El mismo estudio entrega otro antecedente: un 73% de los consultados, en Chile y en el mundo, cree que la mantención y reparación de los proyectos existentes es tan importante como construir infraestructura nueva. Así, inauguramos autopistas y hospitales; pero rara vez celebramos el mantenimiento de un puente o la renovación de una red de agua. La política premia lo visible y lo nuevo, mientras que la ciudadanía -que vive la infraestructura todos los días-, entiende que conservar es tan estratégico como construir.

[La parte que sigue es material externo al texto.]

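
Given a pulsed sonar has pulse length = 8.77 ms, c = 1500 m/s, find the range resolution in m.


dR = c*tau/2 = 1500 * 8.77e-3 / 2 = 6.5775

6.5775 m


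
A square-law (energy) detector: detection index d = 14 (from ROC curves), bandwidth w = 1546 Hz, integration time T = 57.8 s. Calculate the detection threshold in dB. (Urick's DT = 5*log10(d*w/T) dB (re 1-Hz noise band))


DT = 5*log10(d*w/T) = 5*log10(14 * 1546 / 57.8) = 5*log10(374.46) = 12.87

12.87 dB


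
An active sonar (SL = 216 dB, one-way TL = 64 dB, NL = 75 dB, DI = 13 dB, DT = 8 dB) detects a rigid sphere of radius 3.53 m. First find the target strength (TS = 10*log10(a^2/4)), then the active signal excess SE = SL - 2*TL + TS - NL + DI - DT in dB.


Step 1: TS = 10*log10(3.53^2/4) = 4.93 dB
Step 2: SE = SL - 2*TL + TS - NL + DI - DT = 216 - 2*64 + (4.93) - 75 + 13 - 8 = 22.93

22.93 dB


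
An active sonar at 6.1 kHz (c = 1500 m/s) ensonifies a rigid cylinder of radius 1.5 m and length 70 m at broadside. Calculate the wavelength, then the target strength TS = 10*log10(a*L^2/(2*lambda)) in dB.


Step 1: lambda = c/f = 1500/6100 = 0.2459 m
Step 2: TS = 10*log10(a*L^2/(2*lambda)) = 10*log10(1.5*70^2/(2*0.2459)) = 41.74

41.74 dB


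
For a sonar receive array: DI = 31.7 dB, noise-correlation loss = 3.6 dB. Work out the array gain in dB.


AG = DI - L_corr = 31.7 - 3.6 = 28.1

28.1 dB


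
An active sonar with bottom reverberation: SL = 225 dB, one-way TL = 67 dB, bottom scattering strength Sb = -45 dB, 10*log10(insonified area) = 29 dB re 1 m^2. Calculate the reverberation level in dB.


75 dB


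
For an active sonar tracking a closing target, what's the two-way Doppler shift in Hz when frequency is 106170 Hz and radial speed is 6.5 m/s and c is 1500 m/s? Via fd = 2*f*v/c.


fd = 2*f*v/c = 2 * 106170 * 6.5 / 1500 = 920.14

920.14 Hz


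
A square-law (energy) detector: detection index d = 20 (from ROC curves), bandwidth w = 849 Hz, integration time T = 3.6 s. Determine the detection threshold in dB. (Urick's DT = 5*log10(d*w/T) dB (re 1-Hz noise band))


DT = 5*log10(d*w/T) = 5*log10(20 * 849 / 3.6) = 5*log10(4716.67) = 18.37

18.37 dB


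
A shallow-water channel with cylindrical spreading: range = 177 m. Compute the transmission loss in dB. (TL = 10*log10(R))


22.48 dB


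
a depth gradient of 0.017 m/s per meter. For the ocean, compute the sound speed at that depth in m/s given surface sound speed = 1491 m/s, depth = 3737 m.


1554.529 m/s


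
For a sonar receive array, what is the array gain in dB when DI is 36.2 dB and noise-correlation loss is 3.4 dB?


32.8 dB


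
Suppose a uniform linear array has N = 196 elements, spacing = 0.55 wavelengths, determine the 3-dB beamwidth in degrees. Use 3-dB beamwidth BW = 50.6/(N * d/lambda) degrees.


BW = 50.6 / (196 * 0.55) = 50.6 / 107.8 = 0.47

0.47 deg


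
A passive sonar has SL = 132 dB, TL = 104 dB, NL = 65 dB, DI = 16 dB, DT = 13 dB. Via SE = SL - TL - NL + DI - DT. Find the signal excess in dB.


SE = SL - TL - NL + DI - DT = 132 - 104 - 65 + 16 - 13 = -34

-34 dB


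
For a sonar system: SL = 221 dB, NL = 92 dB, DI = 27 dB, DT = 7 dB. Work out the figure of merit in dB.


FOM = SL - NL + DI - DT = 221 - 92 + 27 - 7 = 149

149 dB


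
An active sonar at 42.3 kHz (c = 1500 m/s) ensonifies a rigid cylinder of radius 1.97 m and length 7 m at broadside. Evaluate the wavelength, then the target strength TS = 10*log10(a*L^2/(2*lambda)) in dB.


Step 1: lambda = c/f = 1500/42300 = 0.03546 m
Step 2: TS = 10*log10(a*L^2/(2*lambda)) = 10*log10(1.97*7^2/(2*0.03546)) = 31.34

31.34 dB


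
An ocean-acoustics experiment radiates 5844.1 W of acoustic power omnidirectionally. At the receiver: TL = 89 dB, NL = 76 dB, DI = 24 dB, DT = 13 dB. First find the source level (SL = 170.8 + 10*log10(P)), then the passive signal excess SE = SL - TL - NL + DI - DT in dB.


Step 1: SL = 170.8 + 10*log10(5844.1) = 208.47 dB
Step 2: SE = SL - TL - NL + DI - DT = 208.47 - 89 - 76 + 24 - 13 = 54.47

54.47 dB


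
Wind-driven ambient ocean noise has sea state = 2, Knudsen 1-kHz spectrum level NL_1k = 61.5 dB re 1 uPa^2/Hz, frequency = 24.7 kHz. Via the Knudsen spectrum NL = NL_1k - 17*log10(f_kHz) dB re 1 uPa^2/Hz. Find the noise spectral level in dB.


NL = NL_1k - 17*log10(f_kHz) = 61.5 - 17*log10(24.7) = 61.5 - (23.68) = 37.82

37.82 dB


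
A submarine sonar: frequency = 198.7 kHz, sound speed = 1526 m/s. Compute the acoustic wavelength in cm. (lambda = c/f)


lambda = c/f = 1526 / 198700 = 0.0077 m = 0.77 cm

0.77 cm


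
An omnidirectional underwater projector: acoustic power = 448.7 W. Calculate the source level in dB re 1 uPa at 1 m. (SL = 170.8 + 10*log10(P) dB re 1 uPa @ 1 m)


SL = 170.8 + 10*log10(448.7) = 170.8 + 26.52 = 197.32

197.32 dB


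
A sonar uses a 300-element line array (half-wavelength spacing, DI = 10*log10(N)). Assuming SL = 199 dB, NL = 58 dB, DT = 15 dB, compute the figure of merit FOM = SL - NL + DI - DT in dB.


150.77 dB


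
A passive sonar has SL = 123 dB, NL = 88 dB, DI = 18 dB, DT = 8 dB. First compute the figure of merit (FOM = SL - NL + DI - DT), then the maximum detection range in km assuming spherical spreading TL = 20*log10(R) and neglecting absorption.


Step 1: FOM = SL - NL + DI - DT = 123 - 88 + 18 - 8 = 45 dB
Step 2: at max range FOM = TL = 20*log10(R), so R = 10^(45/20) = 177.83 m = 0.18 km

0.18 km


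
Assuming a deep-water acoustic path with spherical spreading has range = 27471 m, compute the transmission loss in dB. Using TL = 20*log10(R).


TL = 20*log10(27471) = 88.78

88.78 dB


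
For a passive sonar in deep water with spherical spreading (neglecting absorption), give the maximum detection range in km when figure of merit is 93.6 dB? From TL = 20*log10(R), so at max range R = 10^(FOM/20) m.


At max range FOM = TL, so 20*log10(R) = 93.6
R = 10^(93.6/20) = 47863.01 m = 47.86 km

47.86 km


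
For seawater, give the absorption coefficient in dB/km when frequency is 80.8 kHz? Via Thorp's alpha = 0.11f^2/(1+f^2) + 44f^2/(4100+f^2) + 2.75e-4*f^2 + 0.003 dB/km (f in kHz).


f^2 = 6528.64
alpha = 0.11*6528.64/(1+6528.64) + 44*6528.64/(4100+6528.64) + 2.75e-4*6528.64 + 0.003 = 28.935

28.935 dB/km


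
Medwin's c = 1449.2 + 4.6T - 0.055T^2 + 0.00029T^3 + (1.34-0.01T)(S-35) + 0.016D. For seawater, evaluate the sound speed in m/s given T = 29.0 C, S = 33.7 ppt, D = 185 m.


c = 1449.2 + 4.6*29.0 - 0.055*29.0^2 + 0.00029*29.0^3 + (1.34 - 0.01*29.0)*(33.7 - 35) + 0.016*185 = 1545.01

1545.01 m/s


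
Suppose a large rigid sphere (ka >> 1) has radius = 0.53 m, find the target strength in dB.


-11.54 dB


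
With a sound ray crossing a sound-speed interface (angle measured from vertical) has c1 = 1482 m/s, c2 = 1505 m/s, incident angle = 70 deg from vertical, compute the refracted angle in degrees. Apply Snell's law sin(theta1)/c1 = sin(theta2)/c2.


sin(theta2) = (c2/c1)*sin(theta1) = (1505/1482)*sin(70 deg) = 0.95428
theta2 = arcsin(0.95428) = 72.61

72.61 deg


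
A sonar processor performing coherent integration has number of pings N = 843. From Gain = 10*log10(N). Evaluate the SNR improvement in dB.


29.26 dB


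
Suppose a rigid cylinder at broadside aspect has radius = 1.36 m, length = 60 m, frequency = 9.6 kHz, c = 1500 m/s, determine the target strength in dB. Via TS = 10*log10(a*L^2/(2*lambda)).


lambda = 1500/9600 = 0.15625 m
TS = 10*log10(1.36*60^2/(2*0.15625)) = 41.95

41.95 dB


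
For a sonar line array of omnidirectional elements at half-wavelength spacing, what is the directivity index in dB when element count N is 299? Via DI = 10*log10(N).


DI = 10*log10(299) = 24.76

24.76 dB


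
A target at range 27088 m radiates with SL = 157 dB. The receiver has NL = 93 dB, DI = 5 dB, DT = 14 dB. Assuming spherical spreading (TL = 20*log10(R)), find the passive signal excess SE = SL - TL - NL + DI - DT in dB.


-33.66 dB


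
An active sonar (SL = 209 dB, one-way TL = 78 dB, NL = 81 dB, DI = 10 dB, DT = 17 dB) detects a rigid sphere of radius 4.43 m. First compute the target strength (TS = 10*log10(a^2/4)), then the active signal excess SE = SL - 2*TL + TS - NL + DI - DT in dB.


Step 1: TS = 10*log10(4.43^2/4) = 6.91 dB
Step 2: SE = SL - 2*TL + TS - NL + DI - DT = 209 - 2*78 + (6.91) - 81 + 10 - 17 = -28.09

-28.09 dB


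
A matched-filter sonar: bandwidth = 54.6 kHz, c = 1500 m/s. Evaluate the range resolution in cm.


dR = c/(2*BW) = 1500 / (2 * 54.6e3) = 0.0137 m = 1.37 cm

1.37 cm


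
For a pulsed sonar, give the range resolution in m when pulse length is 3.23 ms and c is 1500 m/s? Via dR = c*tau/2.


2.4225 m


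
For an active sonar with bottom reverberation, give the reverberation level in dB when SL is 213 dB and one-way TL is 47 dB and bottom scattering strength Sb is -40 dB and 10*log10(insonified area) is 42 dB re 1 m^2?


121 dB


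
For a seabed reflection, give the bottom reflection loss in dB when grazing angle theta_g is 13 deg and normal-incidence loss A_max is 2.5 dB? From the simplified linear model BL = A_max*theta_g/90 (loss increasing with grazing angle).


0.36 dB


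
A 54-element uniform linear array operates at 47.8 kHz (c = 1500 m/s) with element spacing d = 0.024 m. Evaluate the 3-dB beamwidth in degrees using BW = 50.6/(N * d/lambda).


Step 1: lambda = 1500/47800 = 0.03138 m
Step 2: d/lambda = 0.024/0.03138 = 0.7648
Step 3: BW = 50.6/(N * d/lambda) = 50.6/(54 * 0.7648) = 1.23

1.23 deg


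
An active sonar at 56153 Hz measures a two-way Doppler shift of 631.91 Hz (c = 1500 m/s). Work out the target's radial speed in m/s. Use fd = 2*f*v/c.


8.44 m/s


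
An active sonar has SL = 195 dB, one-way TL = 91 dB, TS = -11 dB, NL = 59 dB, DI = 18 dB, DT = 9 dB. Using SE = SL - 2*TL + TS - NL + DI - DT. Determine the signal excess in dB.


SE = SL - 2*TL + TS - NL + DI - DT = 195 - 2*91 + (-11) - 59 + 18 - 9 = -48

-48 dB


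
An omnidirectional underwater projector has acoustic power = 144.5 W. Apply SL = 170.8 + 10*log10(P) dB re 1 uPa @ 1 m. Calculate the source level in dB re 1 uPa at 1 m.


SL = 170.8 + 10*log10(144.5) = 170.8 + 21.6 = 192.4

192.4 dB


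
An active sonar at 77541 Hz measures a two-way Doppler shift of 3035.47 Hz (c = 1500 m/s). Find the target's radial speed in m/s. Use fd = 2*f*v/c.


29.36 m/s


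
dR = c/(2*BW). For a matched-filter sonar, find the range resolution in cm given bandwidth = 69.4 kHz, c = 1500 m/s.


dR = c/(2*BW) = 1500 / (2 * 69.4e3) = 0.0108 m = 1.08 cm

1.08 cm


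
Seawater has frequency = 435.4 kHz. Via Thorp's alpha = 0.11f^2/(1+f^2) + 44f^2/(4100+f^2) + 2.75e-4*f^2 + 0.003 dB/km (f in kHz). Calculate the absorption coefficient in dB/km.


f^2 = 189573.16
alpha = 0.11*189573.16/(1+189573.16) + 44*189573.16/(4100+189573.16) + 2.75e-4*189573.16 + 0.003 = 95.314

95.314 dB/km


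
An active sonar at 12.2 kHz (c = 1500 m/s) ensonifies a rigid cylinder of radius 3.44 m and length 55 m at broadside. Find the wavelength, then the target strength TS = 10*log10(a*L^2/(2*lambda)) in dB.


Step 1: lambda = c/f = 1500/12200 = 0.12295 m
Step 2: TS = 10*log10(a*L^2/(2*lambda)) = 10*log10(3.44*55^2/(2*0.12295)) = 46.27

46.27 dB


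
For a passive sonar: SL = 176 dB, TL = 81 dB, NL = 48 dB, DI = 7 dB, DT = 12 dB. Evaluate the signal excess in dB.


42 dB


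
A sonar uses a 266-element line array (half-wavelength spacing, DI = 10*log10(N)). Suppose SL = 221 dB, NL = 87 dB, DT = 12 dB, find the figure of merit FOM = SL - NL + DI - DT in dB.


Step 1: DI = 10*log10(266) = 24.25 dB
Step 2: FOM = SL - NL + DI - DT = 221 - 87 + 24.25 - 12 = 146.25

146.25 dB


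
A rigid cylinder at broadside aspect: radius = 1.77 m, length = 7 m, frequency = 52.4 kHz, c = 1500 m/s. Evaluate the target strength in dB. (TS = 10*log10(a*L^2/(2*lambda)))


lambda = 1500/52400 = 0.02863 m
TS = 10*log10(1.77*7^2/(2*0.02863)) = 31.8

31.8 dB


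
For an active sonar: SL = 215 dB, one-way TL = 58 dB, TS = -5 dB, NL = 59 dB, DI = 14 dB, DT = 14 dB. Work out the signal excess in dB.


SE = SL - 2*TL + TS - NL + DI - DT = 215 - 2*58 + (-5) - 59 + 14 - 14 = 35

35 dB


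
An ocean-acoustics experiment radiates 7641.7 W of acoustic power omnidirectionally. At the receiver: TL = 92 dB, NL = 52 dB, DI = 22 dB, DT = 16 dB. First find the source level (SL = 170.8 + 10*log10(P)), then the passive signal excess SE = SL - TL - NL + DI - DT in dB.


Step 1: SL = 170.8 + 10*log10(7641.7) = 209.63 dB
Step 2: SE = SL - TL - NL + DI - DT = 209.63 - 92 - 52 + 22 - 16 = 71.63

71.63 dB


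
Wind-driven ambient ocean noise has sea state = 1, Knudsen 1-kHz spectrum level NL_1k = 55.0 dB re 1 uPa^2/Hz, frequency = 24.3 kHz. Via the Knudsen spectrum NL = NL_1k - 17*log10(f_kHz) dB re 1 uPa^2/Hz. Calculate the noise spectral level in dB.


NL = NL_1k - 17*log10(f_kHz) = 55.0 - 17*log10(24.3) = 55.0 - (23.56) = 31.44

31.44 dB


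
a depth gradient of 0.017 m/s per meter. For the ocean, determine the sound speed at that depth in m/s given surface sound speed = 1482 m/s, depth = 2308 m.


c = 1482 + 0.017 * 2308 = 1521.236

1521.236 m/s


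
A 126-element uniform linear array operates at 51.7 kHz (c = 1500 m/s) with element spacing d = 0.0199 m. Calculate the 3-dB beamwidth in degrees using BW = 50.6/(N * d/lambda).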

Ese desajuste revela el verdadero desafío: la infraestructura no se juega en el corte de cinta, se juega en la continuidad. Un plan de transporte o una red hídrica se piensan a veinte o treinta años, mientras los gobiernos duran cuatro. Cuando cada administración reinicia el diagnóstico desde cero, no solo se pierde tiempo: se pierde la confianza social que hoy nos distingue en el mundo.
El sondeo también mostró que un 70% de los chilenos se declara cómodo con que el sector privado participe en el financiamiento de infraestructura si ello produce mejoras concretas y un 73% cree que la combinación de financiamiento donde participan el Estado y las empresas es el camino más eficaz. Esa apertura es, en el fondo, una forma de confianza anticipada: la ciudadanía está dispuesta a respaldar modelos de colaboración público-privada, siempre que perciba que los compromisos asumidos —sean de un gobierno, un concesionario o un organismo técnico— efectivamente se cumplen en el tiempo.
La tarea no es solo construir más, sino demostrar, obra a obra, que lo que se planifica en Chile, finalmente llega a concretarse. La satisfacción que hoy nos enorgullece no es un logro definitivo: se mantiene únicamente si somos capaces, como país, de dejar de empezar de cero cada cuatro años.